Nessa década e meia, encarou uma mudança de casa – felizmente para o prédio em frente – e aguentou sozinha vários períodos em que seus donos viajaram a terras onde ela nunca botará os pés (ou as patas).

Durante quatro anos e meio, praticou a difícil arte da convivência ao dividir o apartamento com uma gata rajada de nome Calabresa, que morreu cedo demais.
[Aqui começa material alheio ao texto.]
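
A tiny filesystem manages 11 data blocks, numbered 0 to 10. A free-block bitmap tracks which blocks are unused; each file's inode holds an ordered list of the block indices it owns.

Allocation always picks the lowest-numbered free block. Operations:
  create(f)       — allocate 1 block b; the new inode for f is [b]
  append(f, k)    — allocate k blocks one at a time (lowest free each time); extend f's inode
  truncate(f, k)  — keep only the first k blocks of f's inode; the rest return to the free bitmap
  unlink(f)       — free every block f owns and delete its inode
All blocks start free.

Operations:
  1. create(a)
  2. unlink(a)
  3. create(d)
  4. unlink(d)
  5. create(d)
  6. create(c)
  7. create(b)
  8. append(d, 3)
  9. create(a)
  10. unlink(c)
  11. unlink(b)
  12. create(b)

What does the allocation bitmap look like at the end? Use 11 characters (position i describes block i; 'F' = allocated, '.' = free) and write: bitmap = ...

bitmap = FF.FFFF....

  1. create(a)  ⇒  F..........  {a→[0]}
  2. unlink(a)  ⇒  ...........  {}
  3. create(d)  ⇒  F..........  {d→[0]}
  4. unlink(d)  ⇒  ...........  {}
  5. create(d)  ⇒  F..........  {d→[0]}
  6. create(c)  ⇒  FF.........  {c→[1]; d→[0]}
  7. create(b)  ⇒  FFF........  {b→[2]; c→[1]; d→[0]}
  8. append(d, 3)  ⇒  FFFFFF.....  {b→[2]; c→[1]; d→[0, 3, 4, 5]}
  9. create(a)  ⇒  FFFFFFF....  {a→[6]; b→[2]; c→[1]; d→[0, 3, 4, 5]}
  10. unlink(c)  ⇒  F.FFFFF....  {a→[6]; b→[2]; d→[0, 3, 4, 5]}
  11. unlink(b)  ⇒  F..FFFF....  {a→[6]; d→[0, 3, 4, 5]}
  12. create(b)  ⇒  FF.FFFF....  {a→[6]; b→[1]; d→[0, 3, 4, 5]}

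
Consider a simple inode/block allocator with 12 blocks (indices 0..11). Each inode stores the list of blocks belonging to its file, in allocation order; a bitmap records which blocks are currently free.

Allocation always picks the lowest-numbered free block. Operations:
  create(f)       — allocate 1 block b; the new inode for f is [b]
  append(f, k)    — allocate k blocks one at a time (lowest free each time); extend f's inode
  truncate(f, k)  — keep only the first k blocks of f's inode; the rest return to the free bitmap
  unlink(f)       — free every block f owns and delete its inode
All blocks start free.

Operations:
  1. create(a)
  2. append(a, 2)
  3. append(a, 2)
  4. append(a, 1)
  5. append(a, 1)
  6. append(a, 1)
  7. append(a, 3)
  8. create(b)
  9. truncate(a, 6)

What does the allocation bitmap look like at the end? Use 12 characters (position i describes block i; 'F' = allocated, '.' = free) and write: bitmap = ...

bitmap = FFFFFF.....F

create(a): bitmap=F........... | a=[0]
append(a, 2): bitmap=FFF......... | a=[0, 1, 2]
append(a, 2): bitmap=FFFFF....... | a=[0, 1, 2, 3, 4]
append(a, 1): bitmap=FFFFFF...... | a=[0, 1, 2, 3, 4, 5]
append(a, 1): bitmap=FFFFFFF..... | a=[0, 1, 2, 3, 4, 5, 6]
append(a, 1): bitmap=FFFFFFFF.... | a=[0, 1, 2, 3, 4, 5, 6, 7]
append(a, 3): bitmap=FFFFFFFFFFF. | a=[0, 1, 2, 3, 4, 5, 6, 7, 8, 9, 10]
create(b): bitmap=FFFFFFFFFFFF | a=[0, 1, 2, 3, 4, 5, 6, 7, 8, 9, 10] b=[11]
truncate(a, 6): bitmap=FFFFFF.....F | a=[0, 1, 2, 3, 4, 5] b=[11]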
Com humanos, é seletiva: mostra os caninos para amizades queridas de seus donos mas se esfrega em técnicos de internet que nunca vimos antes.

E, mais importante, tem contornado as adversidades que a vida lhe traz.
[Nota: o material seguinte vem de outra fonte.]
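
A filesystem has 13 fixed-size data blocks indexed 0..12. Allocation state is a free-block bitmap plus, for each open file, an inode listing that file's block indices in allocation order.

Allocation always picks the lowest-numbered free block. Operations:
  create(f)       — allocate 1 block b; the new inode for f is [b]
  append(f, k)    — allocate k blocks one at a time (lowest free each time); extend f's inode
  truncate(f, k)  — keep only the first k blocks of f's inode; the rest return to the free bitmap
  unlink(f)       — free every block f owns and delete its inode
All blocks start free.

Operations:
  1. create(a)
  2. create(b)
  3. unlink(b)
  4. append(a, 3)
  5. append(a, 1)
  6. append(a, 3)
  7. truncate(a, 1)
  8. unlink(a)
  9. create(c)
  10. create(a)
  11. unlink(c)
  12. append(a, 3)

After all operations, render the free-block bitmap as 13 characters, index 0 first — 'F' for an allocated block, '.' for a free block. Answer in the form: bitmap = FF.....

bitmap = FFFF.........

[1] create(a) — a=0 (map F............)
[2] create(b) — a=0 b=1 (map FF...........)
[3] unlink(b) — a=0 (map F............)
[4] append(a, 3) — a=0,1,2,3 (map FFFF.........)
[5] append(a, 1) — a=0,1,2,3,4 (map FFFFF........)
[6] append(a, 3) — a=0,1,2,3,4,5,6,7 (map FFFFFFFF.....)
[7] truncate(a, 1) — a=0 (map F............)
[8] unlink(a) —  (map .............)
[9] create(c) — c=0 (map F............)
[10] create(a) — a=1 c=0 (map FF...........)
[11] unlink(c) — a=1 (map .F...........)
[12] append(a, 3) — a=1,0,2,3 (map FFFF.........)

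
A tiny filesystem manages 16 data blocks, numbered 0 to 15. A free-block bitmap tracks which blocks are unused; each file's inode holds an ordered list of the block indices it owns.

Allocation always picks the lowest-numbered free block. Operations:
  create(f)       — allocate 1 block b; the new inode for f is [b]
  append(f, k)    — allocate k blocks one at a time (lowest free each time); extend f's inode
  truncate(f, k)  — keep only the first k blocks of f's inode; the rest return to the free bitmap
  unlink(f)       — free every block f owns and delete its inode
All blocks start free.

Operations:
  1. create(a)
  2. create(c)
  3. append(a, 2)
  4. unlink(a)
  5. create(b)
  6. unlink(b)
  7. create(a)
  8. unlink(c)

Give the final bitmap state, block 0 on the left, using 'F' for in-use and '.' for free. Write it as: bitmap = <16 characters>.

[1] create(a) — a=0 (map F...............)
[2] create(c) — a=0 c=1 (map FF..............)
[3] append(a, 2) — a=0,2,3 c=1 (map FFFF............)
[4] unlink(a) — c=1 (map .F..............)
[5] create(b) — b=0 c=1 (map FF..............)
[6] unlink(b) — c=1 (map .F..............)
[7] create(a) — a=0 c=1 (map FF..............)
[8] unlink(c) — a=0 (map F...............)

bitmap = F...............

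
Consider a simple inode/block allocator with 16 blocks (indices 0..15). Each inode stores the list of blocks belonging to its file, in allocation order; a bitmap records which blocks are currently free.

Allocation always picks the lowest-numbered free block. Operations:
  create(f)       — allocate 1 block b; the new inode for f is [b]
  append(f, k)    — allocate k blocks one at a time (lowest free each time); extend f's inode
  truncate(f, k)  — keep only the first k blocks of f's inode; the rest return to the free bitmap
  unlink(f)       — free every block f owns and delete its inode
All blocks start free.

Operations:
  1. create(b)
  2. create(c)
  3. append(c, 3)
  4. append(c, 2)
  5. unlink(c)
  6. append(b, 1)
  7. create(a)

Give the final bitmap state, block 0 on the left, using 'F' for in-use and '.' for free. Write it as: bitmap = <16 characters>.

bitmap = FFF.............

[1] create(b) — b=0 (map F...............)
[2] create(c) — b=0 c=1 (map FF..............)
[3] append(c, 3) — b=0 c=1,2,3,4 (map FFFFF...........)
[4] append(c, 2) — b=0 c=1,2,3,4,5,6 (map FFFFFFF.........)
[5] unlink(c) — b=0 (map F...............)
[6] append(b, 1) — b=0,1 (map FF..............)
[7] create(a) — a=2 b=0,1 (map FFF.............)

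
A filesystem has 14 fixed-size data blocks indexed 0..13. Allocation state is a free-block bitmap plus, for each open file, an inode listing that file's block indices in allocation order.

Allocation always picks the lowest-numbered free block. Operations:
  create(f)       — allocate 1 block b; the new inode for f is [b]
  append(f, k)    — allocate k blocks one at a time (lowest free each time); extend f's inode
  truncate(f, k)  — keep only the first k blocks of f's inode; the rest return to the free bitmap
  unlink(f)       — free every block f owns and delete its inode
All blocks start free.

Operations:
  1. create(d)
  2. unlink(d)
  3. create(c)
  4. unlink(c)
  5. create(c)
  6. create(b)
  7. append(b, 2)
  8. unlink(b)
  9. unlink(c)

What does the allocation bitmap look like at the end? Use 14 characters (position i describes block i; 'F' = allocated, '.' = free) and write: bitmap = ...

bitmap = ..............

create(d): bitmap=F............. | d=[0]
unlink(d): bitmap=.............. | 
create(c): bitmap=F............. | c=[0]
unlink(c): bitmap=.............. | 
create(c): bitmap=F............. | c=[0]
create(b): bitmap=FF............ | b=[1] c=[0]
append(b, 2): bitmap=FFFF.......... | b=[1, 2, 3] c=[0]
unlink(b): bitmap=F............. | c=[0]
unlink(c): bitmap=.............. |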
Então, Beterraba, desejamos que não nos faltem condições de lhe dar uma vida confortável. E que o mundo respeite seu horário de sono.


Sobre os desenhos

Desenho de abertura do post:

  • Caneta tinteiro tipo fude pen (ponta dobrada)
  • Tinta Pelikan
  • Caderno Canson Art Book One A5 100 g/m²
  • Agosto de 2020

Desenho no corpo do texto:

  • Grafite
  • Caderno Strathmore Sketch A5 89 g/m²
  • Fevereiro de 2013

Comentários

5 respostas para “15 anos de Beterraba”

  1. Camila Zaias

    Lindo texto e homenagem, me emocionou! Minha gata, Char, é seletiva como a Beterraba. Recentemente completou 5 anos, espero também poder comemorar seus 15.

    1. Que possa comemorar também os vinte! Vida longa às gatas mimadas de Florianópolis!
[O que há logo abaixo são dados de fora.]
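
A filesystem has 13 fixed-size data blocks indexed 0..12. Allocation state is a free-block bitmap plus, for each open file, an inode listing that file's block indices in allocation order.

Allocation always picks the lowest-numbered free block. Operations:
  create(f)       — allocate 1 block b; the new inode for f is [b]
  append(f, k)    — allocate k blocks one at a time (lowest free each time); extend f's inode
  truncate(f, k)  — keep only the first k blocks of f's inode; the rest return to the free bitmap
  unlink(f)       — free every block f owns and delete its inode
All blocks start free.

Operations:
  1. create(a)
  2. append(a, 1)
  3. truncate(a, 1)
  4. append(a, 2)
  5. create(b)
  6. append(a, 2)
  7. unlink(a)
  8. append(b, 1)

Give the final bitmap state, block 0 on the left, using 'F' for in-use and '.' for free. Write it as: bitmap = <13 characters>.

bitmap = F..F.........

  1. create(a)  ⇒  F............  {a→[0]}
  2. append(a, 1)  ⇒  FF...........  {a→[0, 1]}
  3. truncate(a, 1)  ⇒  F............  {a→[0]}
  4. append(a, 2)  ⇒  FFF..........  {a→[0, 1, 2]}
  5. create(b)  ⇒  FFFF.........  {a→[0, 1, 2]; b→[3]}
  6. append(a, 2)  ⇒  FFFFFF.......  {a→[0, 1, 2, 4, 5]; b→[3]}
  7. unlink(a)  ⇒  ...F.........  {b→[3]}
  8. append(b, 1)  ⇒  F..F.........  {b→[3, 0]}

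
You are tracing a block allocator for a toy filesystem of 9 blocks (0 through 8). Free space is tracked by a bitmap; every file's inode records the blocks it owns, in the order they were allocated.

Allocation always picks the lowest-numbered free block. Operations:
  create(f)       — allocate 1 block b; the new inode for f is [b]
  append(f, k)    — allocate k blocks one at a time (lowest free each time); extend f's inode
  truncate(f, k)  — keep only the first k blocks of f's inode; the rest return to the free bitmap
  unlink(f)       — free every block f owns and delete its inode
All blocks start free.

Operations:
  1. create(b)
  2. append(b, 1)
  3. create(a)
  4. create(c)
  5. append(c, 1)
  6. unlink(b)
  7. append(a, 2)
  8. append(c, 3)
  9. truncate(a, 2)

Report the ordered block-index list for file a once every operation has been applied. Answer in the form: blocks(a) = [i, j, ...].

blocks(a) = [2, 0]

create(b): bitmap=F........ | b=[0]
append(b, 1): bitmap=FF....... | b=[0, 1]
create(a): bitmap=FFF...... | a=[2] b=[0, 1]
create(c): bitmap=FFFF..... | a=[2] b=[0, 1] c=[3]
append(c, 1): bitmap=FFFFF.... | a=[2] b=[0, 1] c=[3, 4]
unlink(b): bitmap=..FFF.... | a=[2] c=[3, 4]
append(a, 2): bitmap=FFFFF.... | a=[2, 0, 1] c=[3, 4]
append(c, 3): bitmap=FFFFFFFF. | a=[2, 0, 1] c=[3, 4, 5, 6, 7]
truncate(a, 2): bitmap=F.FFFFFF. | a=[2, 0] c=[3, 4, 5, 6, 7]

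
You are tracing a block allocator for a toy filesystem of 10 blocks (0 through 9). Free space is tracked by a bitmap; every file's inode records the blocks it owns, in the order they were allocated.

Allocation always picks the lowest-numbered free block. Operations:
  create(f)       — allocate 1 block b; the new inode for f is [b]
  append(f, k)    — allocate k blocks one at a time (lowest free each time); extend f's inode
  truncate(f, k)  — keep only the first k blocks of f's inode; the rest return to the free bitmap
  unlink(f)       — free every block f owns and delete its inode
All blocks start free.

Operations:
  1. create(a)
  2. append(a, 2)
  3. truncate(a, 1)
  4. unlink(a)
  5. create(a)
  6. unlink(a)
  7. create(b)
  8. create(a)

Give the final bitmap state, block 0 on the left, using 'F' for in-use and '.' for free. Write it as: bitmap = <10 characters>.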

    2. Aliás, fiquei curioso: de onde vem o nome dela?

      1. Camila Zaias

        O nome dela é francês, bem de gata mimada: Charlotte. Char é apelido, mas pegou tão bem só a chamamos assim. A não ser que ela suba em lugar onde não deve ou arranhe as visitas…

        1. Quando aprontam, chamamos pelo nome e sobrenome!